The plaintiff Jack Friedman is the owner-operator of the plaintiffs Franklin Nursing Home, Fort Tryon Nursing Home, and Friedwald House Health Related Facility, and a former partner in a partnership which owned and operated Maple Leaf Nursing Home (hereinafter Maple Leaf). Between October 15, 1976, and March 31, 1978, the defendant Local 144 Hotel, Hospital, Nursing Home and Allied Services Union, entered four judgments in the Supreme Court, New York County, on arbitration awards resulting from defaults by Maple Leaf and its partners on payments required pursuant to certain employment benefit plans. On December 5, 1978, Friedman signed an affidavit of confession of judgment in the amount of $257,035.29 which, according to the defendants, represented the balance due on the previous four judgments. Judgment by confession was entered upon that affidavit in the Supreme Court, Rockland County, on July 17, 1981. In November 1981 Friedman made an agreement to pay $294,204.44 to the Local 144 trust funds in 19 monthly installments commencing on April 1, 1982. The plaintiffs commenced an action to set aside the judgment by confession on June 24, 1983. The complaint alleged that Friedman had been coerced into signing the affidavit of confession of judgment, and also sought compensatory and punitive damages for the defendants’ allegedly willful and malicious use of fraudulent restraining notices served on the New York State Department of Social Services in 1981 for the purpose of coercing money from the plaintiffs. Special Term, inter alia, granted the motion of the individual respondents for summary judgment dismissing the complaint as against them. We affirm.

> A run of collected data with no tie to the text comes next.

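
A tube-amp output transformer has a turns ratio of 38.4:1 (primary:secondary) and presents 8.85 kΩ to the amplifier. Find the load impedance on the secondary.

Z_s = Z_p/(N_p/N_s)² = 8850/38.4² = 6.00 Ω.

Z_s ≈ 6.00 Ω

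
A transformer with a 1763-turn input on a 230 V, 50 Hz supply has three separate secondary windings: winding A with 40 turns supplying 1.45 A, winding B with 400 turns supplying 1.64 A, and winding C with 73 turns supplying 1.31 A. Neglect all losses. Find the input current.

V_A = 230 × 40/1763 = 5.2184 V; V_B = 230 × 400/1763 = 52.184 V; V_C = 230 × 73/1763 = 9.5235 V.
P_out = V_A I_A + V_B I_B + V_C I_C = 5.2184×1.45 + 52.184×1.64 + 9.5235×1.31 = 7.5666 + 85.581 + 12.476 = 105.62 W.
Ideal ⇒ P_in = P_out, so I_in = P_out/V_in = 105.62/230 = 0.459 A.

I_in ≈ 0.459 A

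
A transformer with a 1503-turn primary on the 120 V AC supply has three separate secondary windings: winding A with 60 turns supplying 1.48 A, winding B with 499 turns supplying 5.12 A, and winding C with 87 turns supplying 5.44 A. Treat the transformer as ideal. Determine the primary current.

V_A = 120 × 60/1503 = 4.7904 V; V_B = 120 × 499/1503 = 39.840 V; V_C = 120 × 87/1503 = 6.9461 V.
P_out = V_A I_A + V_B I_B + V_C I_C = 4.7904×1.48 + 39.840×5.12 + 6.9461×5.44 = 7.0898 + 203.98 + 37.787 = 248.86 W.
Ideal ⇒ P_in = P_out, so I_p = P_out/V_p = 248.86/120 = 2.07 A.

I_p ≈ 2.07 A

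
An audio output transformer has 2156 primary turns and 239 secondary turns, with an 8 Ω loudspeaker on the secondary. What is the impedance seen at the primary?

Z_p = (N_p/N_s)² × Z_s = (2156/239)² × 8 = 651 Ω.

Z_p ≈ 651 Ω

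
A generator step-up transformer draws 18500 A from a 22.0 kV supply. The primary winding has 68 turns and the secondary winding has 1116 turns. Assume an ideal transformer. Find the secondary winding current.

I_s ≈ 1130 A

I_s/I_p = N_p/N_s, so I_s = 18500 × 68/1116 = 1130 A.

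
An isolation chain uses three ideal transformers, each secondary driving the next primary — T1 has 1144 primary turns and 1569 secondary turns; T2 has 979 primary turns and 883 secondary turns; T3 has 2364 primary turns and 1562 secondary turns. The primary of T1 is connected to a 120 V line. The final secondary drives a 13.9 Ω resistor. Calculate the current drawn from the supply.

Secondary of T1: V = 120.00 × 1569/1144 = 164.58 V.
Secondary of T2: V = 164.58 × 883/979 = 148.44 V.
Secondary of T3: V = 148.44 × 1562/2364 = 98.082 V.
I_load = 98.082/13.9 = 7.0563 A, so P_out = 98.082 × 7.0563 = 692.09 W.
All ideal ⇒ P_in = P_out, so I_supply = 692.09/120 = 5.77 A.

I_supply ≈ 5.77 A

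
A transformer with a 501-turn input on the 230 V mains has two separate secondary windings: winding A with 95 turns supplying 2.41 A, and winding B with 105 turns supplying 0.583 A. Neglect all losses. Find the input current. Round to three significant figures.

I_in ≈ 0.579 A

V_A = 230 × 95/501 = 43.613 V; V_B = 230 × 105/501 = 48.204 V.
P_out = V_A I_A + V_B I_B = 43.613×2.41 + 48.204×0.583 = 105.11 + 28.103 = 133.21 W.
Ideal ⇒ P_in = P_out, so I_in = P_out/V_in = 133.21/230 = 0.579 A.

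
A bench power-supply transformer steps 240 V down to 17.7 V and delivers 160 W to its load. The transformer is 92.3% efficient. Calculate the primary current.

P_in = P_out/η = 160/0.923 = 173.35 W.
I_p = P_in/V_p = 173.35/240 = 0.722 A.

I_p ≈ 0.722 A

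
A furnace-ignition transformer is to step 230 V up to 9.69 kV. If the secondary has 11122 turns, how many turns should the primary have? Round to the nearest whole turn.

N_p/N_s = V_p/V_s, so N_p = 11122 × 230/9690 = 264.0 ≈ 264 turns.

N_p = 264 turns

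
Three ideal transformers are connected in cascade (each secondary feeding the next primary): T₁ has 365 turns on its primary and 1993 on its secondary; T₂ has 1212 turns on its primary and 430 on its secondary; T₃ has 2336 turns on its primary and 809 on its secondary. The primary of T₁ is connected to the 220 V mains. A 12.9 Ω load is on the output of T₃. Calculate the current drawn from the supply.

Secondary of T₁: V = 220.00 × 1993/365 = 1201.3 V.
Secondary of T₂: V = 1201.3 × 430/1212 = 426.19 V.
Secondary of T₃: V = 426.19 × 809/2336 = 147.60 V.
I_load = 147.60/12.9 = 11.442 A, so P_out = 147.60 × 11.442 = 1688.8 W.
All ideal ⇒ P_in = P_out, so I_supply = 1688.8/220 = 7.68 A.

I_supply ≈ 7.68 A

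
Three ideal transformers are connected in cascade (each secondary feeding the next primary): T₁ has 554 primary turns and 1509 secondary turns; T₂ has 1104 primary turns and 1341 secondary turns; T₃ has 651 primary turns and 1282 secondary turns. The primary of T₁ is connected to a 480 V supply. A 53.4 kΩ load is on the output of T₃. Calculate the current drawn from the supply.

I_supply ≈ 0.382 A

Secondary of T₁: V = 480.00 × 1509/554 = 1307.4 V.
Secondary of T₂: V = 1307.4 × 1341/1104 = 1588.1 V.
Secondary of T₃: V = 1588.1 × 1282/651 = 3127.4 V.
I_load = 3127.4/53400 = 0.058566 A, so P_out = 3127.4 × 0.058566 = 183.16 W.
All ideal ⇒ P_in = P_out, so I_supply = 183.16/480 = 0.382 A.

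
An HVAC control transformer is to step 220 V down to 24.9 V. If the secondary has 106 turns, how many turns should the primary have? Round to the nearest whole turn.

N_p/N_s = V_p/V_s, so N_p = 106 × 220/24.9 = 936.5 ≈ 937 turns.

N_p = 937 turns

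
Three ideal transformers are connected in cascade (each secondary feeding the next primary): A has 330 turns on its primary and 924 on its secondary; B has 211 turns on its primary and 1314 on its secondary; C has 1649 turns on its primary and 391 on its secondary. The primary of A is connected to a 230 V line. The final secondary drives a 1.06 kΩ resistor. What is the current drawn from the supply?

After A: V = 230.00 × 924/330 = 644.00 V.
After B: V = 644.00 × 1314/211 = 4010.5 V.
After C: V = 4010.5 × 391/1649 = 950.94 V.
I_load = 950.94/1060 = 0.89712 A, so P_out = 950.94 × 0.89712 = 853.11 W.
All ideal ⇒ P_in = P_out, so I_supply = 853.11/230 = 3.71 A.

I_supply ≈ 3.71 A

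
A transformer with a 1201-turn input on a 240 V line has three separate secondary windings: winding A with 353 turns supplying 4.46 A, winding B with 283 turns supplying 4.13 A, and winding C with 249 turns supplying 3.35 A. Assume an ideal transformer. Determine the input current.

I_in ≈ 2.98 A

V_A = 240 × 353/1201 = 70.541 V; V_B = 240 × 283/1201 = 56.553 V; V_C = 240 × 249/1201 = 49.759 V.
P_out = V_A I_A + V_B I_B + V_C I_C = 70.541×4.46 + 56.553×4.13 + 49.759×3.35 = 314.61 + 233.56 + 166.69 = 714.87 W.
Ideal ⇒ P_in = P_out, so I_in = P_out/V_in = 714.87/240 = 2.98 A.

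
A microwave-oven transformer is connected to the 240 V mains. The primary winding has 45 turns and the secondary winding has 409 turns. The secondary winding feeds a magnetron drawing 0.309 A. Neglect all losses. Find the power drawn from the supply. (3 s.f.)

P ≈ 674 W

I_p = I_s × N_s/N_p = 0.309 × 409/45 = 2.8085 A.
P = V_p I_p = 240 × 2.8085 = 674 W.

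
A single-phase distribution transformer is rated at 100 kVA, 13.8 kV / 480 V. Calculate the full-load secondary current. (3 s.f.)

I_s = S/V_s = 100000/480 = 208 A.

I_s ≈ 208 A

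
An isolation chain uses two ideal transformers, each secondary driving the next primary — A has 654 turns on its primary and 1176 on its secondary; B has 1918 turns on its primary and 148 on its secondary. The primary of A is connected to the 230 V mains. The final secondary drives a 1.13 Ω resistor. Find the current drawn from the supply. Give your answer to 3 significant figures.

Secondary of A: V = 230.00 × 1176/654 = 413.58 V.
Secondary of B: V = 413.58 × 148/1918 = 31.913 V.
I_load = 31.913/1.13 = 28.242 A, so P_out = 31.913 × 28.242 = 901.29 W.
All ideal ⇒ P_in = P_out, so I_supply = 901.29/230 = 3.92 A.

I_supply ≈ 3.92 A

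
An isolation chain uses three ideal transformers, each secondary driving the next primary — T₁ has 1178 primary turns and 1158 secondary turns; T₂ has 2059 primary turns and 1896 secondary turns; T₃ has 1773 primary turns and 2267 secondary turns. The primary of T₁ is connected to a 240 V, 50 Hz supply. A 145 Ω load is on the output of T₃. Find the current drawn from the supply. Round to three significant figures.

Secondary of T₁: V = 240.00 × 1158/1178 = 235.93 V.
Secondary of T₂: V = 235.93 × 1896/2059 = 217.25 V.
Secondary of T₃: V = 217.25 × 2267/1773 = 277.78 V.
I_load = 277.78/145 = 1.9157 A, so P_out = 277.78 × 1.9157 = 532.15 W.
All ideal ⇒ P_in = P_out, so I_supply = 532.15/240 = 2.22 A.

I_supply ≈ 2.22 A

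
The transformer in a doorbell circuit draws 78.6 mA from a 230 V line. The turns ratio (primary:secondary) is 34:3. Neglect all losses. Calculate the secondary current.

I_s ≈ 0.891 A

I_s/I_p = N_p/N_s, so I_s = 0.0786 × 34/3 = 0.891 A.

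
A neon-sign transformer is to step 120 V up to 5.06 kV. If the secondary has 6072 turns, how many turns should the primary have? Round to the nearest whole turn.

N_p/N_s = V_p/V_s, so N_p = 6072 × 120/5060 = 144.0 ≈ 144 turns.

N_p = 144 turns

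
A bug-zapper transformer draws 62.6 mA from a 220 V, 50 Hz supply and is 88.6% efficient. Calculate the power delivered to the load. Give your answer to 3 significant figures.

P_out ≈ 12.2 W

P_in = V_in I_in = 220 × 0.0626 = 13.772 W.
P_out = η P_in = 0.886 × 13.772 = 12.2 W.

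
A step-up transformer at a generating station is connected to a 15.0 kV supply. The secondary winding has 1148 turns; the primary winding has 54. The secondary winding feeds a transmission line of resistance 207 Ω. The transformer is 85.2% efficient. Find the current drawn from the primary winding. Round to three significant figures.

I_p ≈ 38400 A

V_s = 15000 × 1148/54 = 318890 V.
I_s = V_s/R = 318890/207 = 1540.5 A.
P_out = V_s I_s = 318890 × 1540.5 = 4.9126×10^8 W.
P_in = P_out/η = 4.9126×10^8/0.852 = 5.7659×10^8 W.
I_p = P_in/V_p = 5.7659×10^8/15000 = 38400 A.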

The coercion alleged by the plaintiffs consisted of threatened strikes and the threatened use of restraining notices to *23prevent Friedman’s receipt of certain Medicaid reimbursement funds from the State of New York. The plaintiffs’ affidavits lack the evidentiary detail required to defeat summary judgment since the claims of coercion are asserted in conclusory fashion (see, GTF Mktg. v Colonial Aluminum Sales, 66 NY2d 965). In addition, the claim of coercion with respect to the service of restraining notices is meritless since the defendants had the right to serve these notices, and a threat to do that which one has a legal right to do cannot be deemed coercion (see, Appel v Ford Motor Co., 111 AD2d 731; Ray v Jama Prods., 74 AD2d 845). Regardless of the merits of the plaintiffs’ claims of coercion, they have been waived by their unreasonable delay in asserting them (see, Austin Instrument v Loral Corp., 29 NY2d 124; Grubel v Union Mut. Life Ins. Co., 54 AD2d 686).

The plaintiffs’ arguments concerning the alleged inadequacy of the affidavit of confession of judgment were properly rejected by Special Term. Any claimed deficiencies are not available to the judgment debtor (see, Giryluk v Giryluk, 30 AD2d 22, affd 23 NY2d 894; Magalhaes v Magalhaes, 254 App Div 880). The plaintiffs’ arguments concerning the amount of the judgment do not form a basis for vacatur absent some independent equitable ground for relief (see, Crouse v McVickar, 207 NY 213; Franz v Nigri, 232 App Div 150).

The plaintiffs’ fourth cause of action to recover damages for willfully and maliciously issuing fraudulent restraining notices was properly dismissed since it does not state a cause of action in a recognizable form (see, Silberstein v Presbyterian Hosp., 96 AD2d 1096).

We have reviewed the plaintiffs’ remaining contentions and have determined that they are without merit. Weinstein, J. P., Niehoff, Lawrence and Kooper, JJ., concur.